Irrigation Optimization

Bessie has a garden with N plants numbered from 1 to N (2 ≤ N ≤ 5·10⁵). Each plant i requires at least \(w_i\) units of water (0 ≤ w_i ≤ 10⁶). Bessie’s irrigation system is unusual – it has N-1 canals (numbered 1 to N-1). Canal i can be used to deliver water simultaneously to plants i and i+1: by paying a cost of c_i * k (1 ≤ c_i ≤ 10⁶) you can provide k units of water to both plants (where k is any nonnegative integer).

Bessie is very busy, so she may choose not to use all the canals. For every 2 ≤ i ≤ N she wonders: if only the first i-1 canals are available, what is the minimum cost to water plants 1 through i (so that each plant’s water requirement is met)?
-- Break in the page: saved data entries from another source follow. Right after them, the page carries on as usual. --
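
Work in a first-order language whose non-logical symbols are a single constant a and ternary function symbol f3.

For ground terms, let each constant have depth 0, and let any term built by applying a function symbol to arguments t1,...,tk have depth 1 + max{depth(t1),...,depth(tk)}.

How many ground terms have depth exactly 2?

7

If N_k denotes the number of depth-≤k ground terms, the 1 constant gives N_0 = 1, and each function symbol of arity r contributes N_{k-1}^r new terms at level k: N_k = 1 + N_{k-1}^3.
N_0 = 1
N_1 = 1 + 1^3 = 2
N_2 = 1 + 2^3 = 9
Terms of depth exactly 2: N_2 − N_1 = 9 − 2 = 7.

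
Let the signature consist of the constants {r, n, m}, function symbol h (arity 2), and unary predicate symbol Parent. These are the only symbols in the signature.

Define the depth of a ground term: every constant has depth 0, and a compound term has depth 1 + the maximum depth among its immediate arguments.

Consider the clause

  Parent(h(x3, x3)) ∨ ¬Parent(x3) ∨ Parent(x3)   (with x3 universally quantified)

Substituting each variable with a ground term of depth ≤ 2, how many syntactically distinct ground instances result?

Ground terms of depth ≤ 2:
  Let N_k count ground terms of depth at most k. Each non-constant term of depth ≤ k is some function symbol applied to depth-≤(k−1) arguments, giving N_k = 3 + N_{k-1}^2.
  N_0 = 3
  N_1 = 3 + 3^2 = 12
  N_2 = 3 + 12^2 = 147
So there are 147 ground terms available for substitution.
The clause has 1 distinct variable (x3), which appears in the body. In the free term algebra distinct substitutions yield syntactically distinct ground instances.
Number of ground instances = 147.

147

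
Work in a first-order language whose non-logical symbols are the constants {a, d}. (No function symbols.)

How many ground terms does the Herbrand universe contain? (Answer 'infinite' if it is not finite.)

There are no function symbols, so every ground term is one of the 2 constants.
The Herbrand universe is {a, d}, which is finite with 2 elements.

2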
In other words, if we choose nonnegative integers x₁, x₂, …, x_i-1 representing how many water‐units are delivered by canals 1 through i-1, then the solution must satisfy:

• Plant 1: x₁ ≥ w₁.
• For 2 ≤ j ≤ i-1: x_j-1 + x_j ≥ w_j.
• Plant i: x_i-1 ≥ w_i.

The objective is to minimize the total cost

[ \text{Cost} = \sum_{j=1}^{i-1} c_j \cdot x_j. ]

Note: In an optimal solution the constraints will be met exactly when possible. However, because the same canal’s water can help two neighboring plants, there is freedom to “shift” water between canals. One may think of choosing how much water canal 1 provides (x₁) as a free variable; then for every 2 ≤ j ≤ i-1, the minimal requirement is x_j = max(w_j - x_j-1, 0) except that later a canal might be forced to deliver extra water to cover a later plant’s need. (It can be shown that there is an optimal solution in which no canal delivers extra water beyond what is necessary.)

Your task is to compute, for each i from 2 to N, the minimum cost required to water plants 1 through i using only canals 1 through i-1.

inputFormat

The input begins with a line containing a single integer N (2 ≤ N ≤ 5·10⁵). The second line contains N space‐separated integers w₁, w₂, …, w_N (0 ≤ w_i ≤ 10⁶) representing the water requirements of the plants. The third line contains N-1 space‐separated integers c₁, c₂, …, c_N-1 (1 ≤ c_i ≤ 10⁶) representing the per‐unit cost for each canal.

outputFormat

Output a single line with N-1 space‐separated integers. The i^th integer (for 2 ≤ i ≤ N) should be the minimum cost to water plants 1 through i using only canals 1 through i-1.

sample

3
3 1 3
5 1

15 18